Tuna tracking technology could be hard to implement , says company

by Radio New Zealand | 10 January 2018 | News

Republished from Radio New Zealand, 10 January 2018.

A Fiji company says new technology to make the tuna fishing industry more transparent could be difficult for some Pacific island states to implement.

 Tuna on the deck of a Pacific fishing vessel.

Tuna on the deck of a Pacific fishing vessel. Photo: RNZI/Giff Johnson

The firm, TraSeable, is involved in trialling the blockchain technology that tracks tuna from when it’s caught to when it’s sold.

Founder and managing director Ken Katafono said strengths of the technology are that it’s difficult to hack and no one person or entity holds all the data.

But Mr Katafono siad it was likely to be hard getting all countries to buy in and provide key data.

He said slow internet speeds could also be a problem.

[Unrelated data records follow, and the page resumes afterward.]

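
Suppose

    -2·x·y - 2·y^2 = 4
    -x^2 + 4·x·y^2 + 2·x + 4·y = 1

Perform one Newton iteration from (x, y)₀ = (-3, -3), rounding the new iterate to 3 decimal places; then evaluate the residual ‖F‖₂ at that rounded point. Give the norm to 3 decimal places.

35.144

At (-3, -3): F = (-40.000, -136.000).
Jacobian J = [[-2·y, -2·x - 4·y], [-2·x + 4·y^2 + 2, 8·x·y + 4]].
At the point, J = [[6.000, 18.000], [44.000, 76.000]] (det J = -336.000).
Solving J·Δ = −F gives Δ = (-1.762, 2.810).
Then the next iterate is (x, y)₁ = (-4.762, -0.190).
Re-evaluating at (-4.762, -0.190): F = (-5.88176, -34.64828), so ‖F‖₂ = 35.144.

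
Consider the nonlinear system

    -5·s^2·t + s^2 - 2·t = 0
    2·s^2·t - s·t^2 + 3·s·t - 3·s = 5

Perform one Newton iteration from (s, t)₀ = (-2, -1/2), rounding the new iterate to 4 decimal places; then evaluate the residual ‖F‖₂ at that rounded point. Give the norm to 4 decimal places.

4.4914

At (-2, -1/2): F = (15.0000, 0.5000).
Jacobian J = [[-10·s·t + 2·s, -5·s^2 - 2], [4·s·t - t^2 + 3·t - 3, 2·s^2 - 2·s·t + 3·s]].
At the point, J = [[-14.0000, -22.0000], [-0.7500, 0.0000]] (det J = -16.5000).
Solving J·Δ = −F gives Δ = (0.6667, 0.2576).
Then the next iterate is (s, t)₁ = (-1.3333, -0.2424).
Re-evaluating at (-1.3333, -0.2424): F = (4.417048, -0.814006), so ‖F‖₂ = 4.4914.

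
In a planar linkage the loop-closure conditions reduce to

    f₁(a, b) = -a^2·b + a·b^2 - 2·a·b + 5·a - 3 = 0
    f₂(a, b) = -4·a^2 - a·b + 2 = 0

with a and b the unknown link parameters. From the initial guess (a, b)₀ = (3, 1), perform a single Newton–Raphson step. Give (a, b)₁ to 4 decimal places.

(1.4795, 1.3379)

At (3, 1): F = (0.0000, -37.0000).
Jacobian J = [[-2·a·b + b^2 - 2·b + 5, -a^2 + 2·a·b - 2·a], [-8·a - b, -a]].
At the point, J = [[-2.0000, -9.0000], [-25.0000, -3.0000]] (det J = -219.0000).
Solving J·Δ = −F gives Δ = (-1.5205, 0.3379).
Then the next iterate is (a, b)₁ = (1.4795, 1.3379).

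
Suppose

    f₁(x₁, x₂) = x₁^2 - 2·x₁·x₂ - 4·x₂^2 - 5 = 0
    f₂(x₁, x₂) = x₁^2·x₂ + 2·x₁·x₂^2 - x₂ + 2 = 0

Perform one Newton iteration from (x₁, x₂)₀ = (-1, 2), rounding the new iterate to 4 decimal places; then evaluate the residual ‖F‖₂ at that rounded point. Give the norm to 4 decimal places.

At (-1, 2): F = (-16.0000, -6.0000).
Jacobian J = [[2·x₁ - 2·x₂, -2·x₁ - 8·x₂], [2·x₁·x₂ + 2·x₂^2, x₁^2 + 4·x₁·x₂ - 1]].
At the point, J = [[-6.0000, -14.0000], [4.0000, -8.0000]] (det J = 104.0000).
Solving J·Δ = −F gives Δ = (-0.4231, -0.9615).
Then the next iterate is (x₁, x₂)₁ = (-1.4231, 1.0385).
Re-evaluating at (-1.4231, 1.0385): F = (-4.332937, -0.004892), so ‖F‖₂ = 4.3329.

4.3329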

“Pacific island countries they are at different areas of development and they have access to different resources and infrastructure. I think implementing technology like this can be challenging for some of them that don’t have good internet connections.”

Ken Katafono said while there’s a lot of work being done by regional agencies in the Pacific in terms of digitising fisheries data, there’s still some way to go.

He said the technology, that is essentially a digital ledger, was still at a pilot stage but was expected to be commercially available this year.